Formula 1 continues along the path of electrification, having recently approved the new regulations for hybrid engines of 2026, on which the electric power will go from 120 to 350 kW, resulting in fact almost tripled compared to the current values. There is though great perplexity about the possibilities of powering such a powerful electric motor in a perpetual way, as there are not enough energy sources on board the vehicle. In fact, the MGU-H, the generator coupled to the turbocharger unit, which, by regenerating energy from the exhaust gases, would have allowed to directly power the main electric motor, the MGU-K, or the battery, will disappear. Accumulator whose charge also cannot drop more than 4 MJ of energy per lap, equal to just 1.1 kWh, underlining the framework of energy shortage that had initially led Formula 1 to evaluate the regeneration of energy in braking also from the front axle.
Claudio Lombardian engineer with important past experience in the engine departments of Ferrari and Lancia, commented on the pages of FormulaPassion.it how complex it will be to feed the hybrid part on the new engines for a long time: “The power of the MGU-K will be 350 kW, or 476 horsepower. On the battery, however, there is already a limitation not on its capacity, but on the difference between the maximum and minimum energy level on the lap that can be had in the accumulator, which is 1.1 kWh. With this energy storage and 350 kW of power though, on a straight line like that of Monza all 1.1 kWh are consumedbecause with a simple calculation it is obtained that 10 seconds are enough to exhaust everything ”.
Going into detail, the regulation provides that the limit to the maximum electric power decreases at high speeds, dropping from the 350 kW granted at 300 km / h up to 150 kW from 340 km / h up. By doing so, on a straight the MGU-K will be able to deliver the maximum regulatory power for times slightly longer than the estimated ten seconds, but the fact remains that, even with regeneration performed under braking, the hybrid system will go over the lap. in energy trouble. Lombardi therefore foresees that the electric power distribution strategies during the lap will be an even more determining factor than what is currently happening: “I expect teams to develop special software to be thrifty in using these 350 kW, software that will vary from circuit to circuit. On a track with numerous stops, with the possibility of storing a lot of energy during the lap, the scenario is different and you can have a higher average power output. In the stretches where the pilot does not need the maximum power from the thermal engine, part of this will be used to recharge the battery.

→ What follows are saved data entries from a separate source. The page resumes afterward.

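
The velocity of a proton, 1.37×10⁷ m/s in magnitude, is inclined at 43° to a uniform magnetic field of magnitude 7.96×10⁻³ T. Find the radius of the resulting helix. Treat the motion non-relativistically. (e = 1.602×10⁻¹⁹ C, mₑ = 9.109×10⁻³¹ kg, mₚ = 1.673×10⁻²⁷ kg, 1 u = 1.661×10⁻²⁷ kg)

r ≈ 12.3 m

v⊥ = v sinθ = 1.37×10⁷·sin43° ≈ 9.343×10⁶ m/s.
r = m v⊥/(|q|B) = (1.673×10⁻²⁷)(9.343×10⁶)/((1.602×10⁻¹⁹)(7.96×10⁻³)) ≈ 12.3 m.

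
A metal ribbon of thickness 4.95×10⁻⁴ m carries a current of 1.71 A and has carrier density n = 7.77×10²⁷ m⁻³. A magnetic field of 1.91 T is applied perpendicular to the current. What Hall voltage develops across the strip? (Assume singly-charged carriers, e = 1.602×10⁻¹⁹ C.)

V_H = IB/(n e t).
V_H = (1.71)(1.91)/((7.77×10²⁷)(1.602×10⁻¹⁹)(4.95×10⁻⁴)) ≈ 5.30×10⁻⁶ V.

V_H ≈ 5.30×10⁻⁶ V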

The average power per lap will therefore be variable ”.
Inevitably, the thrifty management of electric power will make it very difficult to perpetually exploit the 1000 peak horsepower. “The thermal engine will have a fuel flow rate of around 70 kg / h”continues Lombardi. “From the data I have available dating back to 2017, when the capacity limit was 100 kg / h, the power of the heat engine alone was 700 horsepower, which reached efficiencies of 45-46%, to which 70 were added horses of the MGU-K. According to the information in my possession, from 2016/2017 until now they would have improved these values by 10%. Therefore, if the overall efficiency has been improved by 10%, you return to 770 horsepower with the thermal alone. Starting from this, reducing the instantaneous range by 30% at the same efficiency, we go down to 540 horses, which with the 476 horses of the electrical part they can instantly reach 1000 horsepower combined, but not as average power per lap“.
In fact, it is no coincidence that the FIA and Formula 1 are studying aerodynamic and chassis solutions capable of reducing fuel consumption and drag while preserving current performance. “The engine regulations in the future will need certain aerodynamic characteristics to have a complete package“explained in July Nikolas Tombazis, FIA Technical Director, a FormulaPassion.it. “We have already carried out feasibility studies in the aerodynamic part to be sure that the goals we set are realistic and not ambitious. I think we have succeeded in this, so much so that we have already provided the teams with some initial forms to allow them to carry out checks to make sure they are not on the wrong path ”. However, although the speed performance of the cars may not be affected by the new control strategies of the power units, software development could become an important technical challenge area according to Lombardi: “If everything stays this way, the software will have a considerable range for the distribution of electrical and thermal power over the lap, which may vary from circuit to circuit. This could become a determining factor and if they did not impose a standard software it would lead to significant differences, going against the tide of the objectives they have set themselves.”, Concluded the engineer.